Hat ZetaChain einen Fehlerbericht ignoriert, der einen Exploit im Wert von 334.000 US-Dollar hätte verhindern können?

Der 334.000-Dollar-Exploit der ZetaChain wäre vermeidbar gewesen, wenn das Team frühere Fehlerberichte ernst genommen hätte.
Im Obduktionsbericht gab das Team zu, dass die vom Angreifer ausgenutzte Gateway-Schwachstelle im Rahmen eines Bug-Bounty-Programms offengelegt worden sei, wies dies jedoch zurück.
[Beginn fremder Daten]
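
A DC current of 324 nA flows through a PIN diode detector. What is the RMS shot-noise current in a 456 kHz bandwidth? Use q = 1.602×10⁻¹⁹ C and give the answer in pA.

218 pA

I_n = √(2qI·B)
2qI·B = 2 × 1.602×10⁻¹⁹ × 3.24×10⁻⁷ × 4.56×10⁵ = 4.73×10⁻²⁰ A²
I_n = √(4.73×10⁻²⁰) = 2.18×10⁻¹⁰ A = 218 pA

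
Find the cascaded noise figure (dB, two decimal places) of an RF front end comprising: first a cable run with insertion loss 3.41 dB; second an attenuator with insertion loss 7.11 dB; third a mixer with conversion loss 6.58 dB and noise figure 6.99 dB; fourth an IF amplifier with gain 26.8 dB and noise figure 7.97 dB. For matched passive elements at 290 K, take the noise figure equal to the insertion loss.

25.14 dB

Convert to linear (a loss of L dB is a gain of −L dB): F_i = 10^(NF_i/10), G_i = 10^(G_i,dB/10)
  Stage 1: F_1 = 10^(3.41/10) = 2.193, G_1 = 10^(−3.41/10) = 0.4560
  Stage 2: F_2 = 10^(7.11/10) = 5.140, G_2 = 10^(−7.11/10) = 0.1945
  Stage 3: F_3 = 10^(6.99/10) = 5.000, G_3 = 10^(−6.58/10) = 0.2198
  Stage 4: F_4 = 10^(7.97/10) = 6.266, G_4 = 10^(26.8/10) = 478.6
Friis cascade:
  F = 2.193 + (5.140 − 1)/0.4560 + (5.000 − 1)/0.08872 + (6.266 − 1)/0.01950 = 326.4
NF = 10 log₁₀(326.4) = 25.14 dB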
Vor dem Exploit wurde die Schwachstellenklasse über unser Bug-Bounty-Programm gemeldet. Erste Berichte wurden zurückgewiesen, da das willkürliche Anrufverhalten beabsichtigt war.
Künftig, fügte das Projekt hinzu, werde es alle Bug-Bounty-Einreichungen prüfen, um sicherzustellen, dass „Berichte mit verketteten Angriffsvektoren eine angemessene Schweregradbewertung erhalten“.
Allerdings stellte das Projekt klar, dass protokollgesteuerte Wallets diejenigen waren, die 334.000 US-Dollar abgezogen haben, und fügte hinzu, dass keine Benutzergelder verloren gingen.
Die Verluste durch Krypto-Hack übersteigen im April 600 Millionen US-Dollar
Nach Angaben von DeFiLlama beliefen sich die Verluste durch die zunehmenden Krypto-Hacks im April auf 629 Millionen US-Dollar. Dies war der bisher höchste monatliche Verlust im Jahr 2026.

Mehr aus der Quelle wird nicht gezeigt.